In this project, I have created a classification model which predicts the outcome of an NBA game (using Python), based on certain features of a play (e.g the score at the time, the type of the play, etc). In order to achieve this I first needed to parse and clean the play by play data from the csv file. This included things like figuring out which features to include, the team the play was executed by, the score for each play, and the winner of the game. After creating all the feature vectors and their respective results, I split the vectors into a training set and a testing set. I then trained the classifier using the training set, and calculated the accuracy of the model on the testing set. From here, I continued to play around with which features to include in the vector, checking whether or not the accuracy of my model improved. After lots of trials, I settled on using a vector that consisted of the number of seconds passed since the beginning the game, away team score, home team score, event type, and team that the play belonged to (e.g. OKC’s rebound, or ORL’s turnover). I then played around with the type of classifier and settled on Python’s Neural Network Classifier. I then pickled the model so that I didn’t need to retrain the classifier every time.
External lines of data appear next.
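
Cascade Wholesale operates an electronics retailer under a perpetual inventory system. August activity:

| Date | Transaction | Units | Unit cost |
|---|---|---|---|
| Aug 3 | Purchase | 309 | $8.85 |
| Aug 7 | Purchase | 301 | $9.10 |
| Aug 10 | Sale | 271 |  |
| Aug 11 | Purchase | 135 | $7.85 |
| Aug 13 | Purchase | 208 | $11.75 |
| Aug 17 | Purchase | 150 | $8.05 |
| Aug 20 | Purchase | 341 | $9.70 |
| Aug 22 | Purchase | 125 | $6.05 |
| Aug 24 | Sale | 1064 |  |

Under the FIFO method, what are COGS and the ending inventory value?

COGS = $12,435.40; ending inventory = $1,813.55

Aug 10, 271 sold [FIFO — oldest first]: 271 @ $8.85 = $2,398.35
Aug 24, 1064 sold [FIFO — oldest first]: 38 @ $8.85 + 301 @ $9.10 + 135 @ $7.85 + 208 @ $11.75 + 150 @ $8.05 + 232 @ $9.70 = $10,037.05
Total COGS = $2,398.35 + $10,037.05 = $12,435.40
Ending inventory: 109 @ $9.70 + 125 @ $6.05 = $1,813.55
Check: goods available $14,248.95 = COGS $12,435.40 + ending $1,813.55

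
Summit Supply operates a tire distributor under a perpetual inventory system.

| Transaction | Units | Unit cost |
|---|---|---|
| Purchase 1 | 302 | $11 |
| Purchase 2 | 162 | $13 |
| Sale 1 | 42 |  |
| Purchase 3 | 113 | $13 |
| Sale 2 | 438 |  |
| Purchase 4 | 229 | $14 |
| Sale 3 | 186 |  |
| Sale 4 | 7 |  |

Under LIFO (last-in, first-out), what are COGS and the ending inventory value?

Sale 1 (42) [LIFO — newest first]: 42 @ $13 = $546
Sale 2 (438) [LIFO — newest first]: 113 @ $13 + 120 @ $13 + 205 @ $11 = $5,284
Sale 3 (186) [LIFO — newest first]: 186 @ $14 = $2,604
Sale 4 (7) [LIFO — newest first]: 7 @ $14 = $98
Total COGS = $546 + $5,284 + $2,604 + $98 = $8,532
Ending inventory: 97 @ $11 + 36 @ $14 = $1,571

COGS = $8,532; ending inventory = $1,571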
The next step was using this model to create a visualization that allowed users to see how the winning probability of a team changes after each play. I used the pickled classifier to create a JSON file that had predictions on the game’s outcome after each play. Finally, using D3, Javascript, HTML, and CSS, I created an interactive line graph displaying the winning probability of the home team after each play.

Below is an example of a visualization that can be created.

Alt text

The visualization above shows how the easily the momentum or win probability of a team can change after each play. Specifically, the graphs above displays how the winning percentage of the Orlando Magic changes throughout the last 3 minutes of the 4th quarter up until the first 2 minutes of the first Overtime period, in the double overtime game vs the Oklahoma City Thunder on October 30, 2015 (when OKC came back from 15 in the 4th). After Oladipo hit what he probably thought was the dagger step-back three with only 3 seconds left, leaving no timeouts for the Thunder, the Magic had a 64% chance of winning the game (figure 1). However, Westbrook defied the odds by banking in his running 3 point shot from nearly half court with 0.7 left on the clock, swinging the odds back to the Thunder by almost 30% (figure 2)!

When creating the visualization, I wanted viewers to be able to quickly see how the winning percentage of Orlando changed as the game progressed, so I added the line. To make it easier for users to get an approximation of the time left in the game, I added major (black) x-axis tick marks to signify the start/end of a period, and minor (grey) tick marks to signify every minute passed. I also added 0, 0.5, and 1, tick marks on the y-axis to give viewers a quick way to estimate the current win probability of the home team. Next, in order to give a more detailed explanation of each point, I added a tooltip feature, which displayed the current score, play clock, winning percentage, change in winning percentage, and description of the play. I made the tooltip slightly transparent so that it didn't complete obstruct the line graph. After realizing it was too difficult to hover the mouse directly on top of a point, I implemented a voronoi overlay so that the mouse only needs to be near to the point for the tooltip to show up (this is shown in both figures). Even after implementing the voronoi overlay, I found it was difficult to select the exact point I wanted because many points were too close together. Because of this, I implemented a slider bar at the bottom of the graph that allows the user to zoom into a specific segment of the game, making it easier to show the tooltip of a specific point, and view the subtle changes in win probability.